Adalah Pellegrino Riccardi, a language-traveller, yang menyuarakan perlunya mengetahui budaya dari bahasa yang kita pelajari. Sebagai keturunan Italia yang tumbuh di Inggris, lalu menetap di Norwegia, Riccardi menemukan bahwa mengetahui budaya membuat kita menjadi lebih mudah dalam berkomunikasi, lalu berkolaborasi. Budaya merupakan suatu sistem yang membantu kita diterima atau merasa akrab 

Ada banyak alasan mempelajari bahasa (baru). Namun semua bermuara pada kemudahan untuk berkomunikasi, baik dalam kehidupan kerja maupun keseharian. 

Prof. Alexander G Flor, PhD, pakar komunikasi budaya dan informasi, menyampaikan bahwa sejumlah masalah komunikasi terkait dengan lingkungan alam, sosial dan budaya. Hal ini dikarenakan budaya dan komunikasi memiliki peranan yang sangat sentral dalam keberlangsungan hidup manusia dan lingkungannya.

Banyaknya peluang beasiswa (kuliah) dan kerja di luar negeri, membuat banyak orang memilih untuk belajar atau bekerja di negara lain.

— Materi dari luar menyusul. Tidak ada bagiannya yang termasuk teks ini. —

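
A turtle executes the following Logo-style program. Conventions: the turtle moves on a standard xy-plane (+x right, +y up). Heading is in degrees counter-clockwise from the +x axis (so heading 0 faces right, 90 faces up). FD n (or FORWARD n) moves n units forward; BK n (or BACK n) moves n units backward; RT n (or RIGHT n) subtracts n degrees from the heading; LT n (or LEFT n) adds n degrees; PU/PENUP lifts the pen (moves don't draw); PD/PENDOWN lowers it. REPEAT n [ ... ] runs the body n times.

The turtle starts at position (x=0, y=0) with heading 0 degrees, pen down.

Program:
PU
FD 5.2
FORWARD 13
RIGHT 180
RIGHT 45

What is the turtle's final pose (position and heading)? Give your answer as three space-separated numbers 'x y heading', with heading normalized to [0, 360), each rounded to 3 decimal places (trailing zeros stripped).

Executing turtle program step by step:
Start: pos=(0,0), heading=0, pen down
PU: pen up
FD 5.2: (0,0) -> (5.2,0) [heading=0, move]
FD 13: (5.2,0) -> (18.2,0) [heading=0, move]
RT 180: heading 0 -> 180
RT 45: heading 180 -> 135
Final: pos=(18.2,0), heading=135, 0 segment(s) drawn

Answer: 18.2 0 135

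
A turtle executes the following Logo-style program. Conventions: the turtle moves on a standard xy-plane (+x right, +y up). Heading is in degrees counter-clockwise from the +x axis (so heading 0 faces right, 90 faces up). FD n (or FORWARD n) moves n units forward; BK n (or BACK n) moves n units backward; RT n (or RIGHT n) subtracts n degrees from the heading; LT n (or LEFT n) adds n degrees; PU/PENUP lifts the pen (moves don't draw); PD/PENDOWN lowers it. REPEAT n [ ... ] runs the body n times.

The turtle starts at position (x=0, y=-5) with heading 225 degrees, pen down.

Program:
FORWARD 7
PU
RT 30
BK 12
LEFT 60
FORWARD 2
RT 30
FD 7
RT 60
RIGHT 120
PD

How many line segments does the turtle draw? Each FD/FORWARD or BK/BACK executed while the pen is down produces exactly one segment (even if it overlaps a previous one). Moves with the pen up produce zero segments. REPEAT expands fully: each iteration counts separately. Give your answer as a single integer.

Executing turtle program step by step:
Start: pos=(0,-5), heading=225, pen down
FD 7: (0,-5) -> (-4.95,-9.95) [heading=225, draw]
PU: pen up
RT 30: heading 225 -> 195
BK 12: (-4.95,-9.95) -> (6.641,-6.844) [heading=195, move]
LT 60: heading 195 -> 255
FD 2: (6.641,-6.844) -> (6.124,-8.776) [heading=255, move]
RT 30: heading 255 -> 225
FD 7: (6.124,-8.776) -> (1.174,-13.726) [heading=225, move]
RT 60: heading 225 -> 165
RT 120: heading 165 -> 45
PD: pen down
Final: pos=(1.174,-13.726), heading=45, 1 segment(s) drawn
Segments drawn: 1

Answer: 1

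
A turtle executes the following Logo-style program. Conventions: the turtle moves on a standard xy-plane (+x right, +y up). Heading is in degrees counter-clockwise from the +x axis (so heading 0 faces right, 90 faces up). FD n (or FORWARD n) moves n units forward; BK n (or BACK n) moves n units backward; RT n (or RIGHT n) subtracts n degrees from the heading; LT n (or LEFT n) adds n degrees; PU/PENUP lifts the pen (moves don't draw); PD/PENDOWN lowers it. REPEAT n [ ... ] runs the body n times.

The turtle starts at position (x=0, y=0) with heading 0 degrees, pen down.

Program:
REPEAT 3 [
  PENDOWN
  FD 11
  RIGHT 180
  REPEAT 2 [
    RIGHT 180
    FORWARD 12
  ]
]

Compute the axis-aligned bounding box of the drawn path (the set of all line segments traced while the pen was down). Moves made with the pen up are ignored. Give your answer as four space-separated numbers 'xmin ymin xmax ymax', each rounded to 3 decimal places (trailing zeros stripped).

Answer: -12 0 23 0

Derivation:
Executing turtle program step by step:
Start: pos=(0,0), heading=0, pen down
REPEAT 3 [
  -- iteration 1/3 --
  PD: pen down
  FD 11: (0,0) -> (11,0) [heading=0, draw]
  RT 180: heading 0 -> 180
  REPEAT 2 [
    -- iteration 1/2 --
    RT 180: heading 180 -> 0
    FD 12: (11,0) -> (23,0) [heading=0, draw]
    -- iteration 2/2 --
    RT 180: heading 0 -> 180
    FD 12: (23,0) -> (11,0) [heading=180, draw]
  ]
  -- iteration 2/3 --
  PD: pen down
  FD 11: (11,0) -> (0,0) [heading=180, draw]
  RT 180: heading 180 -> 0
  REPEAT 2 [
    -- iteration 1/2 --
    RT 180: heading 0 -> 180
    FD 12: (0,0) -> (-12,0) [heading=180, draw]
    -- iteration 2/2 --
    RT 180: heading 180 -> 0
    FD 12: (-12,0) -> (0,0) [heading=0, draw]
  ]
  -- iteration 3/3 --
  PD: pen down
  FD 11: (0,0) -> (11,0) [heading=0, draw]
  RT 180: heading 0 -> 180
  REPEAT 2 [
    -- iteration 1/2 --
    RT 180: heading 180 -> 0
    FD 12: (11,0) -> (23,0) [heading=0, draw]
    -- iteration 2/2 --
    RT 180: heading 0 -> 180
    FD 12: (23,0) -> (11,0) [heading=180, draw]
  ]
]
Final: pos=(11,0), heading=180, 9 segment(s) drawn

Segment endpoints: x in {-12, 0, 11, 23}, y in {0, 0, 0, 0, 0, 0, 0, 0, 0}
xmin=-12, ymin=0, xmax=23, ymax=0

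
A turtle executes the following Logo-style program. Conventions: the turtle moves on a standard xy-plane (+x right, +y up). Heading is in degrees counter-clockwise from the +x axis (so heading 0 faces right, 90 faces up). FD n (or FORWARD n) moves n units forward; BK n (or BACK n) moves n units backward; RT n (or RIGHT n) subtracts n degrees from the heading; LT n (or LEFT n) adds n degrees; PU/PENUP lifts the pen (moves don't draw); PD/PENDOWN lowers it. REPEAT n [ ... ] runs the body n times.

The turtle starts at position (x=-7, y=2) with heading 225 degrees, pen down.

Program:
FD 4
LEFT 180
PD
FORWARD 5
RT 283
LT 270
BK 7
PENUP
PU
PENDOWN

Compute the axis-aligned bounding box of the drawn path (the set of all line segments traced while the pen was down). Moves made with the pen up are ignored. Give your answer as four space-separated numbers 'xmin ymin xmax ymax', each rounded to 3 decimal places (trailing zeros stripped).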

Beberapa tahun terakhir, muncul tawaran beasiswa untuk tingkat SMP dan SMA. 

Grafik di atas menunjukkan kenaikan jumlah pelajar Indonesia yang belajar di luar negeri. Bahkan untuk anak Indonesia yang lahir saat orang tua mereka bekerja atau belajar di luar negeri, mereka mencicipi sistem pendidikan yang berbeda sejak usia dini. 

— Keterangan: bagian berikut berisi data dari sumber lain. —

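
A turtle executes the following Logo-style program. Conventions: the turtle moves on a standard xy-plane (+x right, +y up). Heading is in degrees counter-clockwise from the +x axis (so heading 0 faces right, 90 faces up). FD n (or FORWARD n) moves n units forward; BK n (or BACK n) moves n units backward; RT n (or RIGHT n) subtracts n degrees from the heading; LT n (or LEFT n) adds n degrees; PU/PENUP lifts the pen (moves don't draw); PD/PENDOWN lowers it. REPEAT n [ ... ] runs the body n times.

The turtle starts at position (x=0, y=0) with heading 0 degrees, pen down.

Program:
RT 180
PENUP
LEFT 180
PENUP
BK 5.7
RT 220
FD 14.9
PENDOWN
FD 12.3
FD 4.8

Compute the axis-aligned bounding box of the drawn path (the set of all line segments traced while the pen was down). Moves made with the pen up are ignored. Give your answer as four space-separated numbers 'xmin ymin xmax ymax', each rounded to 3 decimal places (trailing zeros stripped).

Executing turtle program step by step:
Start: pos=(0,0), heading=0, pen down
RT 180: heading 0 -> 180
PU: pen up
LT 180: heading 180 -> 0
PU: pen up
BK 5.7: (0,0) -> (-5.7,0) [heading=0, move]
RT 220: heading 0 -> 140
FD 14.9: (-5.7,0) -> (-17.114,9.578) [heading=140, move]
PD: pen down
FD 12.3: (-17.114,9.578) -> (-26.536,17.484) [heading=140, draw]
FD 4.8: (-26.536,17.484) -> (-30.213,20.569) [heading=140, draw]
Final: pos=(-30.213,20.569), heading=140, 2 segment(s) drawn

Segment endpoints: x in {-30.213, -26.536, -17.114}, y in {9.578, 17.484, 20.569}
xmin=-30.213, ymin=9.578, xmax=-17.114, ymax=20.569

Answer: -30.213 9.578 -17.114 20.569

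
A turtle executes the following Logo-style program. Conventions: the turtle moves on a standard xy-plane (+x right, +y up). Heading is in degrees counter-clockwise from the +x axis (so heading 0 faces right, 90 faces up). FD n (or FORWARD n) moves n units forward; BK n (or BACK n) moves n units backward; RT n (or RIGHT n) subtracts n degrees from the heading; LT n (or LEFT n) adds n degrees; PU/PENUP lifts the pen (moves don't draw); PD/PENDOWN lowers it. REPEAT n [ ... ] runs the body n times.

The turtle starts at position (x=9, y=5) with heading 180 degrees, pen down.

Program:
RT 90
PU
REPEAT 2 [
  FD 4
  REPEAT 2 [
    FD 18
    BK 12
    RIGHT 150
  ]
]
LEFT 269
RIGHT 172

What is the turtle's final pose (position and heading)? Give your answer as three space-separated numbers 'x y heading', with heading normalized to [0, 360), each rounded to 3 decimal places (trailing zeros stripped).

Answer: 9.34 14.804 307

Derivation:
Executing turtle program step by step:
Start: pos=(9,5), heading=180, pen down
RT 90: heading 180 -> 90
PU: pen up
REPEAT 2 [
  -- iteration 1/2 --
  FD 4: (9,5) -> (9,9) [heading=90, move]
  REPEAT 2 [
    -- iteration 1/2 --
    FD 18: (9,9) -> (9,27) [heading=90, move]
    BK 12: (9,27) -> (9,15) [heading=90, move]
    RT 150: heading 90 -> 300
    -- iteration 2/2 --
    FD 18: (9,15) -> (18,-0.588) [heading=300, move]
    BK 12: (18,-0.588) -> (12,9.804) [heading=300, move]
    RT 150: heading 300 -> 150
  ]
  -- iteration 2/2 --
  FD 4: (12,9.804) -> (8.536,11.804) [heading=150, move]
  REPEAT 2 [
    -- iteration 1/2 --
    FD 18: (8.536,11.804) -> (-7.053,20.804) [heading=150, move]
    BK 12: (-7.053,20.804) -> (3.34,14.804) [heading=150, move]
    RT 150: heading 150 -> 0
    -- iteration 2/2 --
    FD 18: (3.34,14.804) -> (21.34,14.804) [heading=0, move]
    BK 12: (21.34,14.804) -> (9.34,14.804) [heading=0, move]
    RT 150: heading 0 -> 210
  ]
]
LT 269: heading 210 -> 119
RT 172: heading 119 -> 307
Final: pos=(9.34,14.804), heading=307, 0 segment(s) drawn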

Tinggal di luar negeri memang terdengar keren. Namun, ternyata, ada banyak kerja keras yang harus dilakukan untuk itu. Mempelajari bahasa yang digunakan di negara tersebut adalah suatu kepastian. Tanpa itu, akan sulit untuk berkomunikasi di keseharian, baik secara lisan maupun tulisan. 

Mampu berbahasa asing ternyata belum lengkap tanpa mengetahui budaya di negara tujuan. Budaya membantu kita untuk menggunakan bahasa dengan kesesuaian. Ditambah lagi, bahasa bertumbuh. Dalam arti, ada inovasi atau sentuhan budaya. 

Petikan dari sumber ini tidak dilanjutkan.